= Latin rectangle =

Matrix with symbols that each occur once per row and column

In combinatorial mathematics, a Latin rectangle is an r × n matrix (where r ≤ n), using n symbols, usually the numbers 1, 2, 3, ..., n or 0, 1, ..., n − 1 as its entries, with no number occurring more than once in any row or column.

An n × n Latin rectangle is called a Latin square. Latin rectangles and Latin squares may also be described as the optimal colorings of rook's graphs, or as optimal edge colorings of complete bipartite graphs.

An example of a 3 × 5 Latin rectangle is:

| 0 | 1 | 2 | 3 | 4 |
| 3 | 4 | 0 | 1 | 2 |
| 4 | 0 | 3 | 2 | 1 |

==Normalization==
A Latin rectangle is called normalized (or reduced) if its first row is in natural order and so is its first column.

The example above is not normalized.

==Enumeration==

Let L(k, n) denote the number of normalized k × n Latin rectangles. Then the total number of k × n Latin rectangles is
$\frac{n! (n-1)! L(k,n)}{(n-k)!}.$

A 2 × n Latin rectangle corresponds to a permutation with no fixed points. Such permutations have been called discordant permutations. An enumeration of permutations discordant with a given permutation is the famous problème des rencontres. The enumeration of permutations discordant with two permutations, one of which is a simple cyclic shift of the other, is known as the reduced problème des ménages.

The number of normalized Latin rectangles, L(k, n), of small sizes is given by

| k\n | 1 | 2 | 3 | 4 | 5 | 6 | 7 | 8 |
|---|---|---|---|---|---|---|---|---|
| 1 | 1 | 1 | 1 | 1 | 1 | 1 | 1 | 1 |
| 2 |  | 1 | 1 | 3 | 11 | 53 | 309 | 2119 |
| 3 |  |  | 1 | 4 | 46 | 1064 | 35792 | 1673792 |
| 4 |  |  |  | 4 | 56 | 6552 | 1293216 | 420909504 |
| 5 |  |  |  |  | 56 | 9408 | 11270400 | 27206658048 |
| 6 |  |  |  |  |  | 9408 | 16942080 | 335390189568 |
| 7 |  |  |  |  |  |  | 16942080 | 535281401856 |
| 8 |  |  |  |  |  |  |  | 535281401856 |

When k = 1, that is, there is only one row, since the Latin rectangles are normalized there is no choice for what this row can be. The table also shows that L(n − 1, n) = L(n, n), which follows since if only one row is missing, the missing entry in each column can be determined from the Latin square property and the rectangle can be uniquely extended to a Latin square.

==Extendability==
The property of being able to extend a Latin rectangle missing one row to a Latin square mentioned above, can be significantly strengthened. Namely, if r < n, then it is possible to append n − r rows to an r × n Latin rectangle to form a Latin square, using Hall's marriage theorem.

==Semi-Latin squares==
A semi-Latin square is another type of incomplete Latin square. A semi-Latin square is an n × n array, L, in which some positions are unoccupied and other positions are occupied by one of the integers {0, 1, ..., n − 1}, such that, if an integer k occurs in L, then it occurs n times and no two k's belong to the same row or column. If m different integers occur in L, then L has index m.
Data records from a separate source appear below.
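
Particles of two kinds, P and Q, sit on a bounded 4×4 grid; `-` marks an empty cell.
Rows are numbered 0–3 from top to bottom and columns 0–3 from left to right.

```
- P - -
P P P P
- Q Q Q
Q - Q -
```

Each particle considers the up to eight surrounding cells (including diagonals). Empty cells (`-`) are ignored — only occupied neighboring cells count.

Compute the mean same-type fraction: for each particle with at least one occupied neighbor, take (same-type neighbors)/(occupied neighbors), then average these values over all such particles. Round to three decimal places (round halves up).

(0,1)P 3/3
(1,0)P 2/3
(1,1)P 3/5
(1,2)P 3/6
(1,3)P 1/3
(2,1)Q 3/6
(2,2)Q 3/6
(2,3)Q 2/4
(3,0)Q 1/1
(3,2)Q 3/3
Sum over 10 particles: 3/3 + 2/3 + 3/5 + 3/6 + 1/3 + 3/6 + 3/6 + 2/4 + 1/1 + 3/3 = 33/5; mean = 33/5 ÷ 10 = 33/50 = 0.66 → 0.660.

0.660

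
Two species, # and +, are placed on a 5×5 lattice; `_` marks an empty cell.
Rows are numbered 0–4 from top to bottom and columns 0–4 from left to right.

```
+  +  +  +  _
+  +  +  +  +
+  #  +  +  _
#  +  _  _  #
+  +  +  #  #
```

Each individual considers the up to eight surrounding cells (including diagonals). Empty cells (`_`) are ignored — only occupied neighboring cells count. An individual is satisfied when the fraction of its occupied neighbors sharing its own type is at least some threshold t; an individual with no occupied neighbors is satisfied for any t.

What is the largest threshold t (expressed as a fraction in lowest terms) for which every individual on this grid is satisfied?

1/7

Row 0: (0,0)+ 3/3 · (0,1)+ 5/5 · (0,2)+ 5/5 · (0,3)+ 4/4
Row 1: (1,0)+ 4/5 · (1,1)+ 7/8 · (1,2)+ 7/8 · (1,3)+ 6/6 · (1,4)+ 3/3
Row 2: (2,0)+ 3/5 · (2,1)# 1/7 · (2,2)+ 5/6 · (2,3)+ 4/5
Row 3: (3,0)# 1/5 · (3,1)+ 5/7 · (3,4)# 2/3
Row 4: (4,0)+ 2/3 · (4,1)+ 3/4 · (4,2)+ 2/3 · (4,3)# 2/3 · (4,4)# 2/2
The smallest same-type fraction is 1/7 at (2,1), which reduces to 1/7. Any threshold above that leaves this individual unsatisfied.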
For example, a semi-Latin square of order 5 and index 3 is:

| 1 |  | 0 |  | 2 |
|  | 2 | 1 |  | 0 |
| 0 | 1 |  | 2 |  |
| 2 | 0 |  | 1 |  |
|  |  | 2 | 0 | 1 |

A semi-Latin square of order n and index m will have nm filled positions. The question arises, can a semi-Latin square be completed to a Latin square? Somewhat surprisingly, the answer is always.

Let L be a semi-Latin square of order n and index m, where m < n. Then L can be completed to a Latin square.

One way to prove this is to observe that a semi-Latin square of order n and index m is equivalent to an m × n Latin rectangle. Let L = ||a_{ij}| be a Latin rectangle and S = ||b_{ij}| be a semi-Latin square, then the equivalence is given by
$b_{ij} = k \text{ if and only if } a_{kj} = i.$
For instance, the 3×5 Latin rectangle

| 0 | 1 | 2 | 3 | 4 |
| 3 | 4 | 1 | 0 | 2 |
| 1 | 0 | 4 | 2 | 3 |

is equivalent to this semi-Latin square of order 5 and index 3:

| 0 | 2 |  | 1 |  |
| 2 | 0 | 1 |  |  |
|  |  | 0 | 2 | 1 |
| 1 |  |  | 0 | 2 |
|  | 1 | 2 |  | 0 |

since, for example, a_{10} = 3 in the Latin rectangle so b_{30} = 1 in the semi-Latin square.

==Applications==
In statistics, Latin rectangles have applications in the design of experiments.